7.     Haynes KT, Oberne A, Cawthon C, Kripalani S. Pharmacists' recommendations to improve care transitions. Ann Pharmacother. 2012;46(9):1152-9.

8.     Sebaaly J, Parsons LB, Pilch NA, Bullington W, Hayes GL, Easterling H. Clinical and Financial Impact of Pharmacist Involvement in Discharge Medication Reconciliation at an Academic Medical Center: A Prospective Pilot Study. Hosp Pharm. 2015;50(6):505-13.

9.     Newman D, Haight R, Hoeft D. Implementation and impact of pharmacists led medication reconciliation and patient education at discharge from an inpatient behavior health unit. Ment Health Clin. 2013;3(1):96.

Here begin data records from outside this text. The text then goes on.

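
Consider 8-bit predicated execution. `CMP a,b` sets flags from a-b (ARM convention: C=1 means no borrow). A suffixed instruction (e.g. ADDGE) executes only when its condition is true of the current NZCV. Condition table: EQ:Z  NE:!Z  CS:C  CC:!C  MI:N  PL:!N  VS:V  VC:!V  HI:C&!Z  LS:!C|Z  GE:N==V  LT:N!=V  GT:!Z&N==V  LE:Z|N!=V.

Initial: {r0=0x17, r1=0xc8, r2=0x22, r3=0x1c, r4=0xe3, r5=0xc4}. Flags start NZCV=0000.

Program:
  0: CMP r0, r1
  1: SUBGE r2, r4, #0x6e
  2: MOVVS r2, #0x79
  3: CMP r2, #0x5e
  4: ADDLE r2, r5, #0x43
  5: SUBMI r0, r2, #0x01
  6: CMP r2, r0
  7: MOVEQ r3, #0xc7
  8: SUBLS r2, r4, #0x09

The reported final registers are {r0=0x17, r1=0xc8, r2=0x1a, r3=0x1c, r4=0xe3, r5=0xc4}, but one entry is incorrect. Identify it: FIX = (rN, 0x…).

0: ✓ CMP  NZCV=0000
1: ✓ SUBGE  r2←0x75
2: · MOVVS
3: ✓ CMP  NZCV=0010
4: · ADDLE
5: · SUBMI
6: ✓ CMP  NZCV=0010
7: · MOVEQ
8: · SUBLS

FIX = (r2, 0x75)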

10. Sarangarm P, London MS, Snowden SS, et al. Impact of pharmacist discharge medication therapy counseling and disease state education: Pharmacist Assisting at Routine Medical Discharge (project PhARMD). Am J Med Qual. 2013;28(4):292-300.

11.  Phatak A, Prusi R, Ward B, et al. Impact of pharmacist involvement in the transitional care of high-risk patients through medication reconciliation, medication education, and postdischarge call-backs (IPITCH Study). J Hosp Med. 2016;11(1):39-44.

12. Dudas V, Bookwalter T, Kerr KM, Pantilat SZ. The impact of follow-up telephone calls to patients after hospitalization. Dis Mon. 2002;48(4):239-48.